The Box House

A classic house design.
2024-04-05

When I played Minecraft for the first time, I only understood the barest basics: dig, gather resources, build things, don't die. Several deaths later, I realized the "don't die" part was contingent upon having a safe, monster-free place to wait out the night. This meant I needed two things: shelter and light.

That's where the box house comes in. I think everyone who's played Minecraft has made one of these. This is the Minecraft house. This is what you make when you don't know how to make anything else; a delightfully utilitarian design fueled by pure survival instinct. It's rugged. It's simple. It's a wooden box with torches stuck all over it.

I'll admit I got a little fancy with this one. When you're building one of these for real with the limited time and resources the game affords you, you're going to end up with a 5 x 5 x 4 wooden cube with a grass floor and no windows. But I took some liberties because that wouldn't make for good screenshots now would it?

The underrated aspect of this type of house is its growth potential. In the beginning it's not good, and that's OK. You didn't make it to be good. You made it to be a place where you can sit for 5 minutes and organize your inventory without getting ganked by skeletons. But sooner or later you're going to find yourself in a position to build something better, and then you're going to realize you've grown attached to your little box. Or, if nothing else, you've grown accustomed to the spot that it's in.

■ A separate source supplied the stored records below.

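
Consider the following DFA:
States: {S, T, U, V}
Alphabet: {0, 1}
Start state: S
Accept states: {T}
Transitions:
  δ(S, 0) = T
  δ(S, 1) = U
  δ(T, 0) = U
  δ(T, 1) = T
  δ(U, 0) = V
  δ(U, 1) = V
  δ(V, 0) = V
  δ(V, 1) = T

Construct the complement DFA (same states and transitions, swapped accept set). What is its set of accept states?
Complement accept states = All states \ Original accept states
= {S, T, U, V} \ {T}
{S, U, V}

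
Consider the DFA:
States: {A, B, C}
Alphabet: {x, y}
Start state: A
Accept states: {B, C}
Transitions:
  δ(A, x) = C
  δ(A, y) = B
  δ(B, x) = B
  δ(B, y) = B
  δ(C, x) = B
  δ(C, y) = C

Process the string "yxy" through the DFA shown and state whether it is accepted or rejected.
Processing string "yxy":
  A --y--> B
  B --x--> B
  B --y--> B
Final state: B
Accept states: {B, C}
Yes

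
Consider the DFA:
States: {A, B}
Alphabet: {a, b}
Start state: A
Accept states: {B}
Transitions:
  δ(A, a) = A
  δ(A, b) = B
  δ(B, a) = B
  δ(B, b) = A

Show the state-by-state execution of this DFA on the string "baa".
read 'b': A → B
  read 'a': B → B
  read 'a': B → B
A -> B -> B -> B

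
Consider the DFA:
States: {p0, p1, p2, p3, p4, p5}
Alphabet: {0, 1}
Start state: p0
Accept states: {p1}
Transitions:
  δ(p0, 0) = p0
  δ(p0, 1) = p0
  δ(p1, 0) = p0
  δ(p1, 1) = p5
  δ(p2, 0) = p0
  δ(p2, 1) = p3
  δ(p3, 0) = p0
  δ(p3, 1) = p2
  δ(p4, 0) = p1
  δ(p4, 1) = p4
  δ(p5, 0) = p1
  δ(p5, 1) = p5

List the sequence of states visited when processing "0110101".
read '0': p0 → p0
  read '1': p0 → p0
  read '1': p0 → p0
  read '0': p0 → p0
  read '1': p0 → p0
  read '0': p0 → p0
  read '1': p0 → p0
p0 -> p0 -> p0 -> p0 -> p0 -> p0 -> p0 -> p0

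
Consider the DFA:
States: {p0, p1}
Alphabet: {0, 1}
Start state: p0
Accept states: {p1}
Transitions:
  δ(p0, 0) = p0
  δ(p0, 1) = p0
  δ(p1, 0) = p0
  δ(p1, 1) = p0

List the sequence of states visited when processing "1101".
read '1': p0 → p0
  read '1': p0 → p0
  read '0': p0 → p0
  read '1': p0 → p0
p0 -> p0 -> p0 -> p0 -> p0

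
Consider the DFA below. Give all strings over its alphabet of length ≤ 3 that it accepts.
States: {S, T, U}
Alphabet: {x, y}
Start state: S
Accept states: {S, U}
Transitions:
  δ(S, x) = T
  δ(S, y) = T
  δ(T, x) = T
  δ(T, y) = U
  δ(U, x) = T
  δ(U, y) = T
ε, xy, yy, xxy, yxy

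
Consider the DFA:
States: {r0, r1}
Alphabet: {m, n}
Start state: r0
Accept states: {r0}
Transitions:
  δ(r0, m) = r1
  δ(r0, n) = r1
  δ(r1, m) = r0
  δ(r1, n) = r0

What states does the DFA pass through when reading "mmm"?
read 'm': r0 → r1
  read 'm': r1 → r0
  read 'm': r0 → r1
r0 -> r1 -> r0 -> r1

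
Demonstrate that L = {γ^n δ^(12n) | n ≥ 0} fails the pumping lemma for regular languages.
Assume L is regular with pumping length p. Idea: pumping the γ-block breaks the 1:12 ratio.
Choose s = γ^p δ^(12p) (length 13p ≥ p). By the pumping lemma, s = xyz with |xy| ≤ p, |y| > 0, so y = γ^k with k ≥ 1. Then xy²z = γ^(p+k) δ^(12p). For this to be in L we would need 12p = 12(p+k), i.e. 12k = 0, contradicting k ≥ 1. So xy²z ∉ L.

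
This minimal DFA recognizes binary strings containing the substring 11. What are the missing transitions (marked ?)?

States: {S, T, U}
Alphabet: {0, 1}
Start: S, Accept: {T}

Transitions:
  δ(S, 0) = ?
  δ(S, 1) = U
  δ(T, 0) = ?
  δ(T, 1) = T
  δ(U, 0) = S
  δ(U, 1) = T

From the language and accept set, identify what each state tracks — S: no progress toward 11; T: substring 11 seen; U: one trailing 1.
Each missing δ(q, a) is the state matching the new tracked value after reading a.
δ(S, 0) = S; δ(T, 0) = T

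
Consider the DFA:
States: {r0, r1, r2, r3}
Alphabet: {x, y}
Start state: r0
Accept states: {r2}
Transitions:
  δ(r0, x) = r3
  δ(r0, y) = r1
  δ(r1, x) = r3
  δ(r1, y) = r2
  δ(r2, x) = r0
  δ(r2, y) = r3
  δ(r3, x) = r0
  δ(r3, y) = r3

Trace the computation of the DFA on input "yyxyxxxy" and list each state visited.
read 'y': r0 → r1
  read 'y': r1 → r2
  read 'x': r2 → r0
  read 'y': r0 → r1
  read 'x': r1 → r3
  read 'x': r3 → r0
  read 'x': r0 → r3
  read 'y': r3 → r3
r0 -> r1 -> r2 -> r0 -> r1 -> r3 -> r0 -> r3 -> r3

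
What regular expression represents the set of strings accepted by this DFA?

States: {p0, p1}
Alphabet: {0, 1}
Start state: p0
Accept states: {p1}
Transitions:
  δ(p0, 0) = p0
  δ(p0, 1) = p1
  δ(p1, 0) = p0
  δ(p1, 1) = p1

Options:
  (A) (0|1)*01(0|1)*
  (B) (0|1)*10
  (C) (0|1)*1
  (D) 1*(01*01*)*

Check each option against the DFA on short strings; one disagreement eliminates an option:
  (A) (0|1)*01(0|1)*: on '1' the DFA goes p0 → p1 and accepts (p1 ∈ Accept), but the regex does not match it → eliminate
  (B) (0|1)*10: on '1' the DFA goes p0 → p1 and accepts (p1 ∈ Accept), but the regex does not match it → eliminate
  (C) (0|1)*1: agrees with the DFA on every string of length ≤ 6
  (D) 1*(01*01*)*: on ε the DFA stays in p0 and rejects (p0 ∉ Accept), but the regex matches it → eliminate
Only (C) is consistent with the DFA.
(C) (0|1)*1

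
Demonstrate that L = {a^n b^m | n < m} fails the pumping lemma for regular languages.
Assume L is regular with pumping length p. Idea: pumping up the a-block makes the a-count reach the b-count.
Choose s = a^p b^(p+1) ∈ L. By the pumping lemma, s = xyz with |xy| ≤ p, |y| > 0, so y = a^k with k ≥ 1. Then xy²z = a^(p+k) b^(p+1). Since p+k ≥ p+1, the number of a's is no longer strictly less than the number of b's, so xy²z ∉ L.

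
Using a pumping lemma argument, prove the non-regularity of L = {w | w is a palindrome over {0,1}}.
Assume L is regular with pumping length p. Idea: pumping the leading 0-block breaks the symmetry.
Choose s = 0^p 1 0^p (a palindrome of length 2p+1 ≥ p). By the pumping lemma, s = xyz with |xy| ≤ p, |y| > 0, so y = 0^k with k > 0 (xy lies entirely in the first 0^p). Then xy²z = 0^(p+k) 1 0^p, which is not a palindrome since p+k ≠ p.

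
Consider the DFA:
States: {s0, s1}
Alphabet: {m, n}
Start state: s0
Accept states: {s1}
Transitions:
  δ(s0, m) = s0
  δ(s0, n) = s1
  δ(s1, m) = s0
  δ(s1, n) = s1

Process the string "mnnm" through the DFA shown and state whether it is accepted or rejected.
Processing string "mnnm":
  s0 --m--> s0
  s0 --n--> s1
  s1 --n--> s1
  s1 --m--> s0
Final state: s0
Accept states: {s1}
No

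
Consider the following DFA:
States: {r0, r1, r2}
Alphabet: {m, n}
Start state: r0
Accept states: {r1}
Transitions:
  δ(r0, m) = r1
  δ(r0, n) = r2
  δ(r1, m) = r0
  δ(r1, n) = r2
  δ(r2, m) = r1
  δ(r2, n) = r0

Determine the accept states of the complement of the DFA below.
Complement accept states = All states \ Original accept states
= {r0, r1, r2} \ {r1}
{r0, r2}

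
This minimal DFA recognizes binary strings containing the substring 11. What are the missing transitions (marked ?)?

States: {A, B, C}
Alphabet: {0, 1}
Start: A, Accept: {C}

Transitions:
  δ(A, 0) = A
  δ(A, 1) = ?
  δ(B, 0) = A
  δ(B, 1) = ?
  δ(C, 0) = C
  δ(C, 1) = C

From the language and accept set, identify what each state tracks — A: no progress toward 11; B: one trailing 1; C: substring 11 seen.
Each missing δ(q, a) is the state matching the new tracked value after reading a.
δ(A, 1) = B; δ(B, 1) = C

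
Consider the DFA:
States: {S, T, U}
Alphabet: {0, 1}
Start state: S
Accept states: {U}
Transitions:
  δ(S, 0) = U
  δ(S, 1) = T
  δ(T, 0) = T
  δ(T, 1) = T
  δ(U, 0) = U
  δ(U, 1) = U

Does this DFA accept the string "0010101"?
Processing string "0010101":
  S --0--> U
  U --0--> U
  U --1--> U
  U --0--> U
  U --1--> U
  U --0--> U
  U --1--> U
Final state: U
Accept states: {U}
Yes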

So you expand. You take the roof up a little, build the walls out a couple more tiles. Relocate the crafting table. Throw in an extra chest, a bed. As you encounter new mechanics and materials, you integrate them into the house. You learn how to make glass and carve out some windows. You build new utility blocks and you line them up one by one along the interior walls. You find a new type of wood and replace the floor tiles with it. You scrounge together enough obsidian to make a Nether portal, and hey, what better place to put it than the basement? On that note, the house needs a basement. You dig one out and connect it to the ground floor with the ladders and trapdoors you just worked out how to make. On the way down you hear that there's a cave nearby, so you tunnel over to that too, and now you have a veritable home base with a path directly into the cave system.

The end result is a hodgepodge of stuff, but it's home, and it embodies your progression through the game in a visual way.

I don't actually make houses like this in Minecraft much nowadays. If you value aesthetics as much as utility, you'll find yourself experimenting with different house designs before too long, and all it takes is a few structural adjustments before what you've made isn't a box house any more. At that point, the box house becomes a sort of transitional element; it's no longer a house so much as a foundation to build out from until you've created something bigger, with stronger visual aspirations. The distinction is in whether the fundamental wooden box structure is retained or not. If your house doesn't look like you could slap a label on it and mail it to Zimbabwe, it's not a box house.

I built this one based on how I used to make them. It has windows on every wall because ideally you don't want to feel like you're trapped in solitary confinement every time you walk in. The wooden pillars on each outer corner might be pushing the envelope for how much you can pretty one of these things up before it becomes something else, but they go a long way to help break up the monotony of the exterior. The four torches on top serve the same purpose as when you're building a sandcastle and you plant a stick on top like it's a flag. In other words, they don't do anything but putting them there was psychologically necessary for me.

Inside we've got a bed, a work table, a chest, a furnace, and some flowers by the window for a little visual flair. Aside from the flowers, it's pure early game utility in here.

The stairwell in the corner is a mainstay of my earliest Minecraft houses, and one you'll probably be seeing again. I used to like having stairs run directly down into the caves. No doors, just stairs all the way down. It isn't the smartest choice in terms of potential monster exposure—the ambient danger is one of the main reasons I stopped doing it, in fact—but there's something so enticing about making your tiny, unassuming house into the gateway to the underworld.

There isn't much else to say about this one. I know it might sound like I'm coming down hard on the box house, and it is true that my design sensibilities have leaned away from it in recent years, but make no mistake, I am still incredibly fond of it. There is comfort in simplicity and charm in objects that exist almost purely for their utility. Everyone has to start somewhere, and every house I'm going to write about hereafter owes itself to this.